No início desta semana, Amina* pensou que fosse morrer. Abrigada em uma mesquita com outras vítimas da violência na República Centro Africana (RCA), ela foi cercada por homens armados que atiraram em sua perna e mataram seus amigos. Eles também lançaram uma granada contra uma mesquita, matando 11 pessoas que haviam procurado refúgio por ali.
Mesmo com um ferimento de bala na perna, Amina procurou abrigo no centro de trânsito de Bossambele, a 170 km a noroeste de Bangui, capital da RCA. Ela estava em um grupo de 58 pessoas que tinham procurado ajuda no centro
Abdoulaye*, imã da mesquita onde aconteceu o ataque, também foi escondido ao centro. “A única maneira de sobreviver é fugir”, disse ele ao ACNUR após seu sofrimento ter chegado ao fim. “Fomos confrontados por uma situação sem nenhuma escolha – apenas a morte”.
O ACNUR e seus parceiros humanitários compartilharam das preocupações de Amina e Abdoulaye em um país onde a violência, durante o ano passado, deixou mais de 900 mil pessoas deslocadas internamente. A origem do conflito inter comunal é complicada e, nas últimas semanas, a situação tem sido agravada pela violência individual e de grupos, bem como a bandidagem.
Na quarta-feira, temendo a um perigo iminente para a segurança das pessoas deslocadas internamente em Bossambele, o ACNUR e outras agências humanitárias organizaram uma operação de evacuação voluntária a um lugar mais seguro para as 58 pessoas que estavam no centro de trânsito. Sob escolta militar francesa, Amina, Abdoulaye e outras pessoas foram levadas de caminhão, com suas bagagens, até uma mesquita em Bangui.

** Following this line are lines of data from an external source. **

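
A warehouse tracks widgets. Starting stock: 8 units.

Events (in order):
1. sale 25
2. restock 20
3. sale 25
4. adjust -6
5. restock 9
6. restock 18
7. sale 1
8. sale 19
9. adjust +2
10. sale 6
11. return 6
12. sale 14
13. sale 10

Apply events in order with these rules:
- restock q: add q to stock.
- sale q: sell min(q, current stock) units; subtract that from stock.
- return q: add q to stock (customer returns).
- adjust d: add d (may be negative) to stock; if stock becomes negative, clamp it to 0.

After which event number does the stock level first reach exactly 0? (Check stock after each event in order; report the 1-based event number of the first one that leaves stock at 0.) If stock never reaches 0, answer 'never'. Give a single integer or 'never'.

Processing events:
Start: stock = 8
  Event 1 (sale 25): sell min(25,8)=8. stock: 8 - 8 = 0. total_sold = 8
  Event 2 (restock 20): 0 + 20 = 20
  Event 3 (sale 25): sell min(25,20)=20. stock: 20 - 20 = 0. total_sold = 28
  Event 4 (adjust -6): 0 + -6 = 0 (clamped to 0)
  Event 5 (restock 9): 0 + 9 = 9
  Event 6 (restock 18): 9 + 18 = 27
  Event 7 (sale 1): sell min(1,27)=1. stock: 27 - 1 = 26. total_sold = 29
  Event 8 (sale 19): sell min(19,26)=19. stock: 26 - 19 = 7. total_sold = 48
  Event 9 (adjust +2): 7 + 2 = 9
  Event 10 (sale 6): sell min(6,9)=6. stock: 9 - 6 = 3. total_sold = 54
  Event 11 (return 6): 3 + 6 = 9
  Event 12 (sale 14): sell min(14,9)=9. stock: 9 - 9 = 0. total_sold = 63
  Event 13 (sale 10): sell min(10,0)=0. stock: 0 - 0 = 0. total_sold = 63
Final: stock = 0, total_sold = 63

First zero at event 1.

Answer: 1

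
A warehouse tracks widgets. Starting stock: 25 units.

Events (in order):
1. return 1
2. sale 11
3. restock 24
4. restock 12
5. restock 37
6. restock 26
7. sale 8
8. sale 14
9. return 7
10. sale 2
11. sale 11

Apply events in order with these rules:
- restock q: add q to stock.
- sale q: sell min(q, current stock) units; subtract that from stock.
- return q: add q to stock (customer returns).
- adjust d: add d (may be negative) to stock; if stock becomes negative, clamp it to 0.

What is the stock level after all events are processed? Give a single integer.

Processing events:
Start: stock = 25
  Event 1 (return 1): 25 + 1 = 26
  Event 2 (sale 11): sell min(11,26)=11. stock: 26 - 11 = 15. total_sold = 11
  Event 3 (restock 24): 15 + 24 = 39
  Event 4 (restock 12): 39 + 12 = 51
  Event 5 (restock 37): 51 + 37 = 88
  Event 6 (restock 26): 88 + 26 = 114
  Event 7 (sale 8): sell min(8,114)=8. stock: 114 - 8 = 106. total_sold = 19
  Event 8 (sale 14): sell min(14,106)=14. stock: 106 - 14 = 92. total_sold = 33
  Event 9 (return 7): 92 + 7 = 99
  Event 10 (sale 2): sell min(2,99)=2. stock: 99 - 2 = 97. total_sold = 35
  Event 11 (sale 11): sell min(11,97)=11. stock: 97 - 11 = 86. total_sold = 46
Final: stock = 86, total_sold = 46

Answer: 86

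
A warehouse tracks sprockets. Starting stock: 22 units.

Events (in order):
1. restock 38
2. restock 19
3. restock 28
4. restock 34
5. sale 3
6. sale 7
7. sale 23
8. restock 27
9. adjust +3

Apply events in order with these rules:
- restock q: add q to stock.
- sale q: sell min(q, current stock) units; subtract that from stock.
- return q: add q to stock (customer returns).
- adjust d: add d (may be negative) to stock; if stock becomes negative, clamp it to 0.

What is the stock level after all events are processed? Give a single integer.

Processing events:
Start: stock = 22
  Event 1 (restock 38): 22 + 38 = 60
  Event 2 (restock 19): 60 + 19 = 79
  Event 3 (restock 28): 79 + 28 = 107
  Event 4 (restock 34): 107 + 34 = 141
  Event 5 (sale 3): sell min(3,141)=3. stock: 141 - 3 = 138. total_sold = 3
  Event 6 (sale 7): sell min(7,138)=7. stock: 138 - 7 = 131. total_sold = 10
  Event 7 (sale 23): sell min(23,131)=23. stock: 131 - 23 = 108. total_sold = 33
  Event 8 (restock 27): 108 + 27 = 135
  Event 9 (adjust +3): 135 + 3 = 138
Final: stock = 138, total_sold = 33

Answer: 138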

A situação em Bossambele e a operação para evacuá-los acentuam algumas dificuldades enfrentadas por aqueles que tentam fornecer proteção para os grupos deslocados. “Estamos enfrentando uma proteção complexa de desafios que envolve essencialmente a necessidade de proteção individual de grupos deslocados, que estão sob ameaça direta de grupos armados, mas também de violência individual e de grupos”, disse Tammi Sharpe, vice-representante do ACNUR em Bangui.
Na segurança relativa de Bangui, embora desnutrida e desidratada, Amina falou de seu sofrimento com dificuldade, enquanto enfatizava que a evacuação “me salvou e a vida da minha família”.
Sentada em uma sala normalmente utilizada para aulas de Alcorão e visivelmente com dores, ela explicou que tinha se ferido durante o ataque em uma mesquita de Bossambele e a bala ainda estava alojada em sua perna.
Ela acrescentou que “aqueles carniceiros” a tinham perseguido antes que ela chegasse ao centro de trânsito em segurança, acusando-a de ser um membro da Seleka, uma aliança rebelde predominantemente Muçulmana que tomou Bangui em março do último ano.
Como outros membros dos grupos, a maioria dos quais pareciam traumatizados, ela elogiou o pastor cristão que ajudou a proteger o grupo deslocado e organizar uma travessia segura para sair da cidade. O ACNUR se deparou com um número significativo de pessoas que recebem ajuda de amigos de diferentes religiões.
“Passei cada um dos meus 60 anos de vida na RCA, e nunca tive problemas por causa da minha religião”, observou Imam Abdoulaye. Ele acrescentou que depois de deixar a mesquita de Bossambele, ele e um fazendeiro tinham conseguido chegar ao centro de trânsito graças aos “amigos cristão” que eles escondiam em suas pequenas propriedades.
Mas seu otimismo foi duramente castigado nas últimas semanas. Desde o início de dezembro, três de seus seis filhos foram mortos e Abdoulaye disse que acreditava que ele foi alvo porque ele era imã da mesquita.
Ele tinha esperança que a página seria virada com o desenvolvimento político, mas a morte dos seus filhos e do ataque em Bossambele abalaram sua moral.
O ACNUR e a comunidade humanitária também continuam profundamente preocupados. “A violência sectária alcançou níveis perigosos e, como esse episódio revela, a segurança dessas pessoas ao longo prazo depende de combater a impunidade pelos atos de violência e combater as raízes desse ódio crescente ao encontrar meios para promover a coexistência pacifica”, disse Volker Türk , diretor internacional de proteção do ACNUR com sede em Genebra.
Enquanto isso, em Bangui, Abdoulaye e os outros refugiados, incluindo Amina, foram entrevistados por funcionários do ACNUR, avaliados medicamente, e receberam itens de ajuda e alimentos, bem como um lugar para ficar no complexo da mesquita. Mas, em uma cidade com mais de 450 mil deslocados internos, seu futuro parece incerto.
* Nomes alterados por razões de proteção.
Por Hugo Reichenberger em Bangui, República Centro-Africana.